Tamerlan, 26, died after a shootout with police in Watertown.
Prosecutor Steve Mellin told the jury that Tsarnaev is a callous "remorse-free" terrorist who bombed the marathon with Tamerlan to make a political statement against the U.S. for its wars in Muslim countries.
Mellin said Tsarnaev wanted to cause his victims as much physical pain as possible.
"The bombs burned their skin, shattered their bones and ripped their flesh," Mellin said. "The blasts disfigured their bodies, twisted their limbs and punched gaping holes into their legs and torsos."
Defense attorney Judy Clarke asked jurors to spare Tsarnaev's life, saying her client "is not the worst of the worst, and that's what the death penalty is reserved for."
"We think that we have shown you that it's not only possible but probable that Dzhokhar has potential for redemption," she said, adding that he was "genuinely sorry for what he's done."

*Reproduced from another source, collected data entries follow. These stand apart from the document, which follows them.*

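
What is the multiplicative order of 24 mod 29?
7

29 is prime, so ord(24) divides φ(29) = 28.
Divisors of 28: 1, 2, 4, 7, 14, 28.
Repeated squaring: 24^1 ≡ 24, 24^2 ≡ 25, 24^4 ≡ 16, 24^8 ≡ 24, 24^16 ≡ 25 (mod 29).
Test 24^d mod 29 for each divisor d in increasing order:
24^1 ≡ 24
24^2 ≡ 25
24^4 ≡ 16
24^7 = 24^4·24^2·24^1 ≡ 1  ← first divisor giving 1
The order is 7.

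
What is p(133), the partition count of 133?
7346629512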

The prosecutor showed a large photograph of 8-year-old Martin Richard, who was killed in the attack, and other children standing on a metal barricade. Tsarnaev placed his bomb just 3½ feet from the children. Another photo showed bloodied victims on the sidewalk.

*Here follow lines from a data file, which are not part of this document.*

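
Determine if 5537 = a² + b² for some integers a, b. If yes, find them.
49² + 56² (a=49, b=56)

Factorization: 5537 = 7^2 × 113
By Fermat: n is sum of two squares iff every prime p ≡ 3 (mod 4) appears to even power.
All primes ≡ 3 (mod 4) appear to even power.
Search a = 0, 1, 2, … for 5537 - a² a perfect square: first hit at a = 49: 5537 - 2401 = 3136 = 56².
5537 = 49² + 56² = 2401 + 3136 ✓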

"This is what terrorism looks like," Mellin said.
Tsarnaev, he said, showed no regret after the bombings, calmly going to buy a half gallon of milk 20 minutes later.
From the beginning of the trial, Tsarnaev's lawyers admitted he participated in the bombing but told the jury he was "a good kid" who was led down the path to terrorism by Tamerlan.

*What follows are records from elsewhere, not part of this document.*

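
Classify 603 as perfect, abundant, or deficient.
deficient

Proper divisors of 603: sum = 1 + 3 + 9 + 67 + 201 = 281
Since 281 < 603, 603 is deficient.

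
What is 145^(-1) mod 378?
73

gcd(145, 378) = 1, so the inverse exists.
Extended Euclidean algorithm on (378, 145):
378 = 2 × 145 + 88  ⟹  88 = (1)·378 + (-2)·145
145 = 1 × 88 + 57  ⟹  57 = (-1)·378 + (3)·145
88 = 1 × 57 + 31  ⟹  31 = (2)·378 + (-5)·145
57 = 1 × 31 + 26  ⟹  26 = (-3)·378 + (8)·145
31 = 1 × 26 + 5  ⟹  5 = (5)·378 + (-13)·145
26 = 5 × 5 + 1  ⟹  1 = (-28)·378 + (73)·145
So (73)·145 ≡ 1 (mod 378), i.e. 145^(-1) ≡ 73 (mod 378).
Check: 145 × 73 = 10585 ≡ 1 (mod 378)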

Clarke said Tsarnaev's parents favored his older brother and pinned their hopes on him, believing he would become an Olympic boxer. She showed photos of his father at boxing matches with Tamerlan and then asked, "Where are the pictures of Dzhokhar? He was the invisible kid."
The Tsarnaevs, who are ethnic Chechens, lived in the former Soviet republic of Kyrgyzstan and the volatile Dagestan region of Russia, near Chechnya, before moving to the U.S. about a decade before the bombings.
Tamerlan was a "jihadi wannabe" who returned to the U.S. angry and frustrated after an unsuccessful attempt to join Islamic extremists in Russia, Clarke said. Then he decided to find another way to wage jihad.
"If not for Tamerlan, this wouldn't have happened. Dzhokhar would never have done this but for Tamerlan. The tragedy would never have occurred but for Tamerlan — none of it," Clarke said.
Mellin said the brothers were "partners in crime and brothers in arms."
The defense showed the jury photos of the federal Supermax prison in Florence, Colorado, where Tsarnaev would probably be sent if he gets life. There, his lawyers said, he would be locked in his cell 23 hours a day — a solitary existence that would deny him the martyrdom he apparently sought.
A sentence of life "reflects justice and mercy," Clarke said.
Mellin reminded jurors that some of them — before they were chosen for the jury — expressed a belief that a life sentence may be worse than death.
"This defendant does not want to die. You know that because he had many opportunities to die on the streets of Boston and Watertown. But unlike his brother, he made a different choice," Mellin said.
"A death sentence is not giving him what he wants. It is giving him what he deserves."